"What a nice White House it would be, if it were not for the blacks."

Nevertheless, the poem with which Punch greeted the news of the fall of Fort Sumter was not calculated to arouse kindly sentiments in the North.

INK, BLOOD AND TEARS

(THE TAKING OF FORT SUMTER.)

A Forty hours' bombardment! Great guns throwing
Their iron hail: shells their mad mines exploding:
Furnaces lighted: shot at red-heat glowing:
Shore-battr'ies and fort-armament, firing, loading—
War's visible hell let loose for forty hours,
And all her devils free to use their powers—
And yet not one man hit, her flag when Sumter lowers.

"Oh, here's a theme!" quoth Punch, of brag abhorrent,
"'Twixt promise and performance rare proportion!
This show-cloth, of live lions, giving warrant,
Masking some mangy, stunted, stuffed abortion:
These gorgeous covers hiding empty dishes,
These whale-like antics among little fishes—
Here is the very stuff to meet my dearest wishes.

What ringing of each change on brag and bluster!
These figures huge of speech, summed in a zero:
This war-march, ushering in Bombastes' muster:
This entry of Tom Thumb, armed like a hero.
Of all great cries e'er raised o'er little wool,
Of all big bubbles by fools' breath filled full,
Sure here's the greatest yet, and emptiest, for John Bull!

John always thought Jonathan, his young brother,
A little of a bully; said he swaggered:
But in all change of chaff with one another,
Nor John nor Jonathan was e'er called 'laggard.'
But now, if John mayn't Jonathan style 'coward,'
He may hint Stripes and Stars were better lowered
From that tall height to which, till now, their flag-staff towered."

Punch nibbed his pen, all jubilant, for galling—
When suddenly a weight weighed down the feather,
And a red liquid, drop by drop, slow falling,
Came from the nib; and the drops rolled together,
And steamed and smoked and sung—"Not ink, but blood;
Drops now, but soon to swell into a flood,
Perchance e'er Summer's leaf has burst Spring's guarding bud.

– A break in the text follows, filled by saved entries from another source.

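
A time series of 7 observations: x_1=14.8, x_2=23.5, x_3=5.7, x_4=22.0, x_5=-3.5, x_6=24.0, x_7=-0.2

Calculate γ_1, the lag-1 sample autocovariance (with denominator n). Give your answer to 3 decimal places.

-84.943

Mean x̄ = (14.8 + 23.5 + 5.7 + 22.0 − 3.5 + 24.0 − 0.2)/7 = 12.3286
Deviations: 2.4714, 11.1714, -6.6286, 9.6714, -15.8286, 11.6714, -12.5286
Σ_{t=1}^{6}(x_t−x̄)(x_{t+1}−x̄) = -594.6022
γ_1 = -594.6022 / 7 = -84.943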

Blood by a brother's hand drawn from a brother—
And they by whom 'tis ta'en, by whom 'tis given,
Are both the children of an English mother;
Once with that mother, in her wrath, they've striven:
Was't not enough, that parricidal jar,
But they must now meet in fraternal war?
If such strife draw no blood shall England scoff therefore?